Alignment with the methodological framework of the EU HTA Regulation

The new AIFA criteria show a clear methodological alignment with the principles established under the European HTA Regulation, particularly in the assessment of relative efficacy. This alignment strengthens the consistency between national evaluations and the Joint Clinical Assessment (JCA) and opens the door to the use of indirect comparisons at the national level, provided that they are conducted with appropriate methodological rigor.

The assessment of added therapeutic benefit is no longer based solely on the magnitude of clinical outcomes but also incorporates the quality of the data and the validity of the endpoints employed.

AIFA introduces a hierarchy of evidence reliability: anchored indirect comparisons, or those based on robust and validated methodologies, may be considered nearly as reliable as randomized controlled trials, though without being formally equated. In contrast, unanchored network meta-analyses and unstructured indirect comparisons are treated as observational studies and are therefore considered to have a lower level of reliability.

Class-level innovativeness

The updated criteria introduce the concept of class-level innovativeness, which allows access to the Innovative Medicines Fund, limited to the remaining portion of the 36-month period, to those medicinal products authorized for an indication already granted innovativeness status in another drug belonging to the same pharmacological class (that shares the same mechanism of action).
While the terminology is new, the underlying concept echoes the “follower” category defined in the 2017 criteria, though now presented in a revised and more structured formulation.

A reward criterion for drug development conducted in Italy

Finally, the President’s official determination introduces a clear political mandate by incorporating a reward criterion in the innovativeness designation process for drugs developed in Italy. Specifically, the Scientific and Economic Commission may take into account whether a significant portion of the drug’s development, either preclinical or clinical, was conducted within the national territory, thereby acknowledging and enhancing the value of Italian biomedical research.

Focus on antibiotics

Antibiotics classified as “reserve” according to the WHO AWaRe list are granted direct access to the Innovative Medicines Fund, up to a ceiling of €100 million, until the expiration of patent protection or data exclusivity. As such, they are not subject to AIFA’s innovativeness assessment.

The inclusion of these antibiotics in a publicly funded mechanism may appear seemingly contradictory: while it ensures access to essential therapies needed to fight antimicrobial resistance, it could also be interpreted as encouraging their use—potentially conflicting with national and international antimicrobial stewardship strategies.

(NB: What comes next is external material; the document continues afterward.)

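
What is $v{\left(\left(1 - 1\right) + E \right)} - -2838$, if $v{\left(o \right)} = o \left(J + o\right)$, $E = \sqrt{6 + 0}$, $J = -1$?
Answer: $2844 - \sqrt{6} \approx 2841.6$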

However, this risk does not materialize in practice: access to the Fund for “reserve” antibiotics is strictly regulated and contingent upon prescription through the AIFA Web Registry, which is restricted to infectious disease specialists or, in their absence, to delegates from Hospital Infection Committees (CIO). This ensures a targeted and appropriate use of these therapies.

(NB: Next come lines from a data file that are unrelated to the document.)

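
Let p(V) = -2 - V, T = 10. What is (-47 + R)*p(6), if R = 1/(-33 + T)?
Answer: 8656/23 ≈ 376.35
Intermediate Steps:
R = -1/23 (R = 1/(-33 + 10) = 1/(-23) = -1/23 ≈ -0.043478)
(-47 + R)*p(6) = (-47 - 1/23)*(-2 - 1*6) = -1082*(-2 - 6)/23 = -1082/23*(-8) = 8656/23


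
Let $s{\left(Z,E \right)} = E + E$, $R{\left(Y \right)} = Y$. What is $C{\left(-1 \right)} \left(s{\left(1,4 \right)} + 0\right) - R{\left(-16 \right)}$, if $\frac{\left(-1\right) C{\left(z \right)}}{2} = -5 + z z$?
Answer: $80$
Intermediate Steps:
$s{\left(Z,E \right)} = 2 E$
$C{\left(z \right)} = 10 - 2 z^{2}$ ($C{\left(z \right)} = - 2 \left(-5 + z z\right) = - 2 \left(-5 + z^{2}\right) = 10 - 2 z^{2}$)
$C{\left(-1 \right)} \left(s{\left(1,4 \right)} + 0\right) - R{\left(-16 \right)} = \left(10 - 2 \left(-1\right)^{2}\right) \left(2 \cdot 4 + 0\right) - -16 = \left(10 - 2\right) \left(8 + 0\right) + 16 = \left(10 - 2\right) 8 + 16 = 8 \cdot 8 + 16 = 64 + 16 = 80$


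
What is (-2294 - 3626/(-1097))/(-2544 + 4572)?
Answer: -628223/556179 ≈ -1.1295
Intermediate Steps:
(-2294 - 3626/(-1097))/(-2544 + 4572) = (-2294 - 3626*(-1/1097))/2028 = (-2294 + 3626/1097)*(1/2028) = -2512892/1097*1/2028 = -628223/556179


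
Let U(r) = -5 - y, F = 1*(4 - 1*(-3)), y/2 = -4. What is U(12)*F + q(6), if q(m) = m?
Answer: 27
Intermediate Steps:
y = -8 (y = 2*(-4) = -8)
F = 7 (F = 1*(4 + 3) = 1*7 = 7)
U(r) = 3 (U(r) = -5 - 1*(-8) = -5 + 8 = 3)
U(12)*F + q(6) = 3*7 + 6 = 21 + 6 = 27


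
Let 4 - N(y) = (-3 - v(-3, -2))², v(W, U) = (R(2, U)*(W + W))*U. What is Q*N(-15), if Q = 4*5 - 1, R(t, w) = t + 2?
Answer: -49343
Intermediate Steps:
R(t, w) = 2 + t
v(W, U) = 8*U*W (v(W, U) = ((2 + 2)*(W + W))*U = (4*(2*W))*U = (8*W)*U = 8*U*W)
Q = 19 (Q = 20 - 1 = 19)
N(y) = -2597 (N(y) = 4 - (-3 - 8*(-2)*(-3))² = 4 - (-3 - 1*48)² = 4 - (-3 - 48)² = 4 - 1*(-51)² = 4 - 1*2601 = 4 - 2601 = -2597)
Q*N(-15) = 19*(-2597) = -49343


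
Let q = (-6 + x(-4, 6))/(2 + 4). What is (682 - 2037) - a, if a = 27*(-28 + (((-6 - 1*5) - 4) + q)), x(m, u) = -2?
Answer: -158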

Therefore, the existence of a dedicated fund should not be interpreted as an incentive for indiscriminate use, but rather as a mechanism to ensure that no patient is denied access to a life-saving therapy for economic reasons, while also providing a return on investment for pharmaceutical companies committed to research and development in this high-need area.

In addition, antibiotics included in the list benefit from specific operational and financial advantages, such as:

  • Direct access to the Fund, now reinforced by formal regulatory provisions
  • Exemption from direct expenditure monitoring, with a significant impact on payback management and the financial liability of marketing authorization holders.